Wakil Ketua PDI Perjuangan, Novi Nur Agustianti, S.Pd., M.Pd., mengatakan bahwa langkah tersebut merupakan bentuk tanggung jawab sosial partai terhadap masyarakat yang sedang menghadapi bencana.
“Dalam situasi seperti ini, kehadiran semua pihak sangat dibutuhkan. PDI Perjuangan berupaya hadir membantu masyarakat melalui penampungan dan dapur umum agar kebutuhan dasar warga tetap terpenuhi,” kata Novi saat ditemui di lokasi penampungan.

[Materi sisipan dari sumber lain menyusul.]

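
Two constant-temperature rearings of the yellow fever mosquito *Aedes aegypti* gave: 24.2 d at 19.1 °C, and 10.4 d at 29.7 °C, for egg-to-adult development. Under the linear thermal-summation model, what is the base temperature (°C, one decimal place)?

11.1 °C

Under the model K = D·(T − T_b), so D₁·(T₁ − T_b) = D₂·(T₂ − T_b).
24.2·(19.1 − T_b) = 10.4·(29.7 − T_b)
T_b = (24.2·19.1 − 10.4·29.7) / (24.2 − 10.4) = 153.34 / 13.8 = 11.112 °C ≈ 11.1 °C.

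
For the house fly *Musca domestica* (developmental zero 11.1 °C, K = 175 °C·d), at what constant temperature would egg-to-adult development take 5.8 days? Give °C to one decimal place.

Required daily accumulation = 175 / 5.8 = 30.172 DD/day.
T = T_base + 30.172 = 11.1 + 30.172 = 41.272 ≈ 41.3 °C.

41.3 °C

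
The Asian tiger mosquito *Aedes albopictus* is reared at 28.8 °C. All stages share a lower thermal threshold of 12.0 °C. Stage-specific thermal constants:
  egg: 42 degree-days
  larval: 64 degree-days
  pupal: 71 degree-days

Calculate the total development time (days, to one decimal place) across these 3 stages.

Daily accumulation at 28.8 °C = 28.8 − 12.0 = 16.8 DD/day.
Total K = 42 + 64 + 71 = 177 DD.
Total duration = 177 / 16.8 = 10.536 ≈ 10.5 days.

10.5 days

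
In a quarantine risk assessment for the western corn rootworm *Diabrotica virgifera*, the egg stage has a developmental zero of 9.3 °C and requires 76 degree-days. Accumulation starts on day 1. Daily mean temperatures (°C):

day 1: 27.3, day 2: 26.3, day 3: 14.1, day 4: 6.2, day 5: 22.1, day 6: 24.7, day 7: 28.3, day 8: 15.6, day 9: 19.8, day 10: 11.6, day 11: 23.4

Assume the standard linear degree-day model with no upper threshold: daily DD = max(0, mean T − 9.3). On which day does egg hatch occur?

day 7

Daily DD above 9.3 °C: 18.0, 17.0, 4.8, 0.0, 12.8, 15.4, 19.0, 6.3, 10.5, 2.3, 14.1.
Cumulative: 18.0, 35.0, 39.8, 39.8, 52.6, 68.0, 87.0, 93.3, 103.8, 106.1, 120.2.
The total first reaches 76 DD on day 7.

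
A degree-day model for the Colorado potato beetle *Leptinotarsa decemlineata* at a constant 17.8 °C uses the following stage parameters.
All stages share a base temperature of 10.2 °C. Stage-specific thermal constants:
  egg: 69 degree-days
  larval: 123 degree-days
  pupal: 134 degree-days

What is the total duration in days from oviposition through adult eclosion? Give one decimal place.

Daily accumulation at 17.8 °C = 17.8 − 10.2 = 7.6 DD/day.
Total K = 69 + 123 + 134 = 326 DD.
Total duration = 326 / 7.6 = 42.895 ≈ 42.9 days.

42.9 days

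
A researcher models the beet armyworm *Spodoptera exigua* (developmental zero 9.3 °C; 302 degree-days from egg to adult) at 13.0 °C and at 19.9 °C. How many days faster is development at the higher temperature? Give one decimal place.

At 13.0 °C: 302 / (13.0 − 9.3) = 302 / 3.7 = 81.622 d.
At 19.9 °C: 302 / (19.9 − 9.3) = 302 / 10.6 = 28.491 d.
Difference = |81.622 − 28.491| = 53.131 ≈ 53.1 days.

53.1 days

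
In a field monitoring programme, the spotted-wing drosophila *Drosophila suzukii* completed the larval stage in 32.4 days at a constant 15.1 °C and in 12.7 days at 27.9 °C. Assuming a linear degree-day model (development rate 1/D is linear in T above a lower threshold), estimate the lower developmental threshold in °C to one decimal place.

Linear rate model ⇒ the product D·(T − T_b) is constant across temperatures.
32.4·(15.1 − T_b) = 12.7·(27.9 − T_b)
T_b = (32.4·15.1 − 12.7·27.9) / (32.4 − 12.7) = 134.91 / 19.7 = 6.848 °C ≈ 6.8 °C.

6.8 °C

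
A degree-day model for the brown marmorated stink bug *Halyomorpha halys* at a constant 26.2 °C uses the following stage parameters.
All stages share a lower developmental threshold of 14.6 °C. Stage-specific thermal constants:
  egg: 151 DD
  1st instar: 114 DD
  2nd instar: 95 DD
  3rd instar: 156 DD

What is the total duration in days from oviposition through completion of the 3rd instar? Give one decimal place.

44.5 days

Daily accumulation at 26.2 °C = 26.2 − 14.6 = 11.6 DD/day.
Total K = 151 + 114 + 95 + 156 = 516 DD.
Total duration = 516 / 11.6 = 44.483 ≈ 44.5 days.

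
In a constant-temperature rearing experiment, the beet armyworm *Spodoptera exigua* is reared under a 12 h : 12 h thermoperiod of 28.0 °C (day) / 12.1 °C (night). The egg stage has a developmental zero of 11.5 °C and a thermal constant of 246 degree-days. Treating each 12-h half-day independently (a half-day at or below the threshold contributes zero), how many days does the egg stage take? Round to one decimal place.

28.8 days

Day half: max(0, 28.0 − 11.5) × 0.5 = 16.5 × 0.5 = 8.25 DD.
Night half: max(0, 12.1 − 11.5) × 0.5 = 0.6 × 0.5 = 0.30 DD.
Per 24 h: 8.55 DD/day.
Duration = 246 / 8.55 = 28.772 ≈ 28.8 days.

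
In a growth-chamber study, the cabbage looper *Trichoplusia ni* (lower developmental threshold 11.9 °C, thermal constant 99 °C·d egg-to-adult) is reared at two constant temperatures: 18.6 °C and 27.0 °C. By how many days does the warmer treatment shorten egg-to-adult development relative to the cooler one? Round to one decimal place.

8.2 days

At 18.6 °C: 99 / (18.6 − 11.9) = 99 / 6.7 = 14.776 d.
At 27.0 °C: 99 / (27.0 − 11.9) = 99 / 15.1 = 6.556 d.
Difference = |14.776 − 6.556| = 8.220 ≈ 8.2 days.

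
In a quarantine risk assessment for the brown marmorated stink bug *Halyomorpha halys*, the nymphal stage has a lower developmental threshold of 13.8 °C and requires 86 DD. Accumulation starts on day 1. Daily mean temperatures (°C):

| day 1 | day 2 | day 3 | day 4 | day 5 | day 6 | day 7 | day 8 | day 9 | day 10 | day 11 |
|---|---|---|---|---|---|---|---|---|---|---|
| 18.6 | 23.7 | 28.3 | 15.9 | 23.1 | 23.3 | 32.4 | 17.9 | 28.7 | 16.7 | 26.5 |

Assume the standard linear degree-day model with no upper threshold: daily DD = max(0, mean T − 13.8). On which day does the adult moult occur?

day 9

Daily DD above 13.8 °C: 4.8, 9.9, 14.5, 2.1, 9.3, 9.5, 18.6, 4.1, 14.9, 2.9, 12.7.
Cumulative: 4.8, 14.7, 29.2, 31.3, 40.6, 50.1, 68.7, 72.8, 87.7, 90.6, 103.3.
The total first reaches 86 DD on day 9.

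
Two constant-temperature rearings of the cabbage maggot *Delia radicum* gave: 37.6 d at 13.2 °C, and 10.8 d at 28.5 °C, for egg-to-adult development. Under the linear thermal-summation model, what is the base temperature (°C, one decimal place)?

Equal thermal constants: D₁(T₁ − T_b) = D₂(T₂ − T_b).
37.6·(13.2 − T_b) = 10.8·(28.5 − T_b)
T_b = (37.6·13.2 − 10.8·28.5) / (37.6 − 10.8) = 188.52 / 26.8 = 7.034 °C ≈ 7.0 °C.

7.0 °C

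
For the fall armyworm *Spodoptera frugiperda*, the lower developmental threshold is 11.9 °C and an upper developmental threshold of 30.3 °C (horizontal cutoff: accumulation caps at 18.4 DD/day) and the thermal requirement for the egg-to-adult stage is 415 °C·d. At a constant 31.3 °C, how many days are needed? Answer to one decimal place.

Temperature 31.3 °C exceeds the upper threshold, so daily accumulation caps at 30.3 − 11.9 = 18.4 DD/day.
Duration = 415 / 18.4 = 22.554 ≈ 22.6 days.

22.6 days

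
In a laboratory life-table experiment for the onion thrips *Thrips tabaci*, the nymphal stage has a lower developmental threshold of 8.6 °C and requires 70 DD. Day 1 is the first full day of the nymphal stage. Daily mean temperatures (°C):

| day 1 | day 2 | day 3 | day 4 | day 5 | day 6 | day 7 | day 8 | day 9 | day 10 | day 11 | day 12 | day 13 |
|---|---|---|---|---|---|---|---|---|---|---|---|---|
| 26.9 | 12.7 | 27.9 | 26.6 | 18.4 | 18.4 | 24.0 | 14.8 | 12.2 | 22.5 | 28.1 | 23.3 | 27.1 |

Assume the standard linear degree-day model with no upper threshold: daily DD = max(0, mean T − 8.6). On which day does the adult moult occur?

Daily DD above 8.6 °C: 18.3, 4.1, 19.3, 18.0, 9.8, 9.8, 15.4, 6.2, 3.6, 13.9, 19.5, 14.7, 18.5.
Cumulative: 18.3, 22.4, 41.7, 59.7, 69.5, 79.3, 94.7, 100.9, 104.5, 118.4, 137.9, 152.6, 171.1.
The total first reaches 70 DD on day 6.

day 6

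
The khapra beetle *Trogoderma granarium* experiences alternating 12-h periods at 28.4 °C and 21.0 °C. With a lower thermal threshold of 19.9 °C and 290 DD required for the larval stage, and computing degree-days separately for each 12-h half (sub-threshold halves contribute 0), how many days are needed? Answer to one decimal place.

Day half: max(0, 28.4 − 19.9) × 0.5 = 8.5 × 0.5 = 4.25 DD.
Night half: max(0, 21.0 − 19.9) × 0.5 = 1.1 × 0.5 = 0.55 DD.
Per 24 h: 4.80 DD/day.
Duration = 290 / 4.80 = 60.417 ≈ 60.4 days.

60.4 days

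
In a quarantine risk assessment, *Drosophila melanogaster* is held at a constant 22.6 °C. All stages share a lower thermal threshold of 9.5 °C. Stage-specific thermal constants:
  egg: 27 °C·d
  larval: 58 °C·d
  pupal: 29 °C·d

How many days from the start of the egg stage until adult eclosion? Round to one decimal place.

Daily accumulation at 22.6 °C = 22.6 − 9.5 = 13.1 DD/day.
Total K = 27 + 58 + 29 = 114 DD.
Total duration = 114 / 13.1 = 8.702 ≈ 8.7 days.

8.7 days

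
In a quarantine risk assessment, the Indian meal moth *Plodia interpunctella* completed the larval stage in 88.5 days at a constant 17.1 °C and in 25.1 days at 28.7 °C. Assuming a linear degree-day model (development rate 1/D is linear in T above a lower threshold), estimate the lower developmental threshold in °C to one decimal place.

12.5 °C

Under the model K = D·(T − T_b), so D₁·(T₁ − T_b) = D₂·(T₂ − T_b).
88.5·(17.1 − T_b) = 25.1·(28.7 − T_b)
T_b = (88.5·17.1 − 25.1·28.7) / (88.5 − 25.1) = 792.98 / 63.4 = 12.508 °C ≈ 12.5 °C.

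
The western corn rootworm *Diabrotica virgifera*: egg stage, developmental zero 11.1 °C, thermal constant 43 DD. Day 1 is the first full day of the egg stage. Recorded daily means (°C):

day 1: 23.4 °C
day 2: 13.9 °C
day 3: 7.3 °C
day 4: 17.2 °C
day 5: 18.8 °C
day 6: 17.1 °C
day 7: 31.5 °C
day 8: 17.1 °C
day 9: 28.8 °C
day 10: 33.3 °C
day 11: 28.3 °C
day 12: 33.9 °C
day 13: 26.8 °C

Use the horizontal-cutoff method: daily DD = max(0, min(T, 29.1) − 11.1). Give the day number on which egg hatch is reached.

day 7

Daily DD above 11.1 °C (capped at 18.0): 12.3, 2.8, 0.0, 6.1, 7.7, 6.0, 18.0, 6.0, 17.7, 18.0, 17.2, 18.0, 15.7.
Cumulative: 12.3, 15.1, 15.1, 21.2, 28.9, 34.9, 52.9, 58.9, 76.6, 94.6, 111.8, 129.8, 145.5.
The total first reaches 43 DD on day 7.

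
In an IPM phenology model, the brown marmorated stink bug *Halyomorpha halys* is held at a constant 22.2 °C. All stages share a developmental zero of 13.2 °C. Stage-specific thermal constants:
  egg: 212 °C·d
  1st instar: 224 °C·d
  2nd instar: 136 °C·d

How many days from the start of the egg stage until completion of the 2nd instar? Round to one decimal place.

Daily accumulation at 22.2 °C = 22.2 − 13.2 = 9.0 DD/day.
Total K = 212 + 224 + 136 = 572 DD.
Total duration = 572 / 9.0 = 63.556 ≈ 63.6 days.

63.6 days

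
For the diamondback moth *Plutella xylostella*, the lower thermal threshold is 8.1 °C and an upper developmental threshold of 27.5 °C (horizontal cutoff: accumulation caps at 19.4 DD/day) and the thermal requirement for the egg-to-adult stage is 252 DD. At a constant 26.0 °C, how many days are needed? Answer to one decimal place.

Daily accumulation = 26.0 − 8.1 = 17.9 DD/day.
Duration = 252 / 17.9 = 14.078 ≈ 14.1 days.

14.1 days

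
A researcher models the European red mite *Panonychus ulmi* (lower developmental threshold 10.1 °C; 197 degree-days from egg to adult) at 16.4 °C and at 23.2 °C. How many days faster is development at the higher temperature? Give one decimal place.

16.2 days

At 16.4 °C: 197 / (16.4 − 10.1) = 197 / 6.3 = 31.270 d.
At 23.2 °C: 197 / (23.2 − 10.1) = 197 / 13.1 = 15.038 d.
Difference = |31.270 − 15.038| = 16.232 ≈ 16.2 days.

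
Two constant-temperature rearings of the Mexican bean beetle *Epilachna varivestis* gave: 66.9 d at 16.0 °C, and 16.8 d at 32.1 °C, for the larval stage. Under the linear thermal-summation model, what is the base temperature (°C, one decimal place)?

10.6 °C

Equal thermal constants: D₁(T₁ − T_b) = D₂(T₂ − T_b).
66.9·(16.0 − T_b) = 16.8·(32.1 − T_b)
T_b = (66.9·16.0 − 16.8·32.1) / (66.9 − 16.8) = 531.12 / 50.1 = 10.601 °C ≈ 10.6 °C.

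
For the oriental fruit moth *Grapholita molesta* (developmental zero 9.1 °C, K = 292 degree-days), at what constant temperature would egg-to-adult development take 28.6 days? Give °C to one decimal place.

Required daily accumulation = 292 / 28.6 = 10.210 DD/day.
T = T_base + 10.210 = 9.1 + 10.210 = 19.310 ≈ 19.3 °C.

19.3 °C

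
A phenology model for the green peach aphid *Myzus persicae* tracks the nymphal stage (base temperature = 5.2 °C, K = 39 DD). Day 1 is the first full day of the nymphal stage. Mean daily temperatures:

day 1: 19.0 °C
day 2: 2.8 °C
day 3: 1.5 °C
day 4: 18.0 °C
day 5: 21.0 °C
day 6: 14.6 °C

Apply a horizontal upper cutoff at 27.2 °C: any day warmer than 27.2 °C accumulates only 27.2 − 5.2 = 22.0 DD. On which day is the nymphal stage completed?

Daily DD above 5.2 °C (capped at 22.0): 13.8, 0.0, 0.0, 12.8, 15.8, 9.4.
Cumulative: 13.8, 13.8, 13.8, 26.6, 42.4, 51.8.
The total first reaches 39 DD on day 5.

day 5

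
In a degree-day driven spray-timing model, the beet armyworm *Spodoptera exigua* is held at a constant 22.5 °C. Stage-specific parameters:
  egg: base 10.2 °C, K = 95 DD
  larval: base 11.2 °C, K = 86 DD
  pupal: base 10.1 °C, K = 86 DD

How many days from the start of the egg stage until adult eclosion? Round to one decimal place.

22.3 days

egg: 95 / (22.5 − 10.2) = 95 / 12.3 = 7.724 d.
larval: 86 / (22.5 − 11.2) = 86 / 11.3 = 7.611 d.
pupal: 86 / (22.5 − 10.1) = 86 / 12.4 = 6.935 d.
Sum = 22.270 ≈ 22.3 days.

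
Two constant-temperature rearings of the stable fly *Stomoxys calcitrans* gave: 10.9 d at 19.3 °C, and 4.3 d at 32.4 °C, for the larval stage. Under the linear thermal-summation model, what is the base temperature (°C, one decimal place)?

10.8 °C

Equal thermal constants: D₁(T₁ − T_b) = D₂(T₂ − T_b).
10.9·(19.3 − T_b) = 4.3·(32.4 − T_b)
T_b = (10.9·19.3 − 4.3·32.4) / (10.9 − 4.3) = 71.05 / 6.6 = 10.765 °C ≈ 10.8 °C.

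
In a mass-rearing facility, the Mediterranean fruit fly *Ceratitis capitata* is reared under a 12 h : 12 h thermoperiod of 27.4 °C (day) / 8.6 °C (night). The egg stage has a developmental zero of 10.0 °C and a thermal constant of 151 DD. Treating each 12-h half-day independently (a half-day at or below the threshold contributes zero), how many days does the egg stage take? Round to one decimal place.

17.4 days

Day half: max(0, 27.4 − 10.0) × 0.5 = 17.4 × 0.5 = 8.70 DD.
Night half: max(0, 8.6 − 10.0) × 0.5 = 0.0 × 0.5 = 0.00 DD.
Per 24 h: 8.70 DD/day.
Duration = 151 / 8.70 = 17.356 ≈ 17.4 days.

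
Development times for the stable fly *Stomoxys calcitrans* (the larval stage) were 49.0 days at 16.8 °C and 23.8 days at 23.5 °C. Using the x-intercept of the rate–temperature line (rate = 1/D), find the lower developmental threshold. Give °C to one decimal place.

Under the model K = D·(T − T_b), so D₁·(T₁ − T_b) = D₂·(T₂ − T_b).
49.0·(16.8 − T_b) = 23.8·(23.5 − T_b)
T_b = (49.0·16.8 − 23.8·23.5) / (49.0 − 23.8) = 263.90 / 25.2 = 10.472 °C ≈ 10.5 °C.

10.5 °C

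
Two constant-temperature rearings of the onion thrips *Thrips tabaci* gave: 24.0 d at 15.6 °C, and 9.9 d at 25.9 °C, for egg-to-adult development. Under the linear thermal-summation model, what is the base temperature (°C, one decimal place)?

Linear rate model ⇒ the product D·(T − T_b) is constant across temperatures.
24.0·(15.6 − T_b) = 9.9·(25.9 − T_b)
T_b = (24.0·15.6 − 9.9·25.9) / (24.0 − 9.9) = 117.99 / 14.1 = 8.368 °C ≈ 8.4 °C.

8.4 °C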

Menurut Novi, pendirian dapur umum dilakukan untuk memastikan warga tidak kesulitan mendapatkan makanan selama masa tanggap darurat berlangsung.
Ia menjelaskan, dapur umum tersebut dikelola secara gotong royong oleh kader partai bersama relawan, dengan tetap memperhatikan kebersihan dan kesehatan makanan yang disajikan.
“Dapur umum ini kami siapkan untuk melayani tujuh RT. Selama kondisi masih darurat, kami akan terus berupaya memastikan distribusi makanan berjalan lancar,” ujar Novi.
Warga yang mengungsi menyambut baik keberadaan penampungan dan dapur umum tersebut. Bantuan makanan dan tempat berteduh dinilai sangat membantu di tengah keterbatasan akibat banjir.
Selain bantuan pangan, para relawan juga membantu warga membersihkan lingkungan serta mendata kebutuhan mendesak yang diperlukan masyarakat terdampak.
Novi menambahkan bahwa penanganan banjir tidak dapat dilakukan oleh satu pihak saja, melainkan membutuhkan sinergi antara pemerintah daerah, organisasi sosial, dan masyarakat.
Ia berharap, ke depan, upaya mitigasi dan penanganan banjir dapat dilakukan secara lebih terencana agar dampak bencana serupa dapat diminimalkan. Sementara itu, kondisi banjir di Gempol Rawa dilaporkan mulai berangsur surut, meskipun sebagian wilayah masih tergenang air.
DPD PDI Perjuangan menyatakan akan terus memantau perkembangan di lapangan dan memastikan bantuan tetap diberikan hingga kondisi warga benar-benar pulih.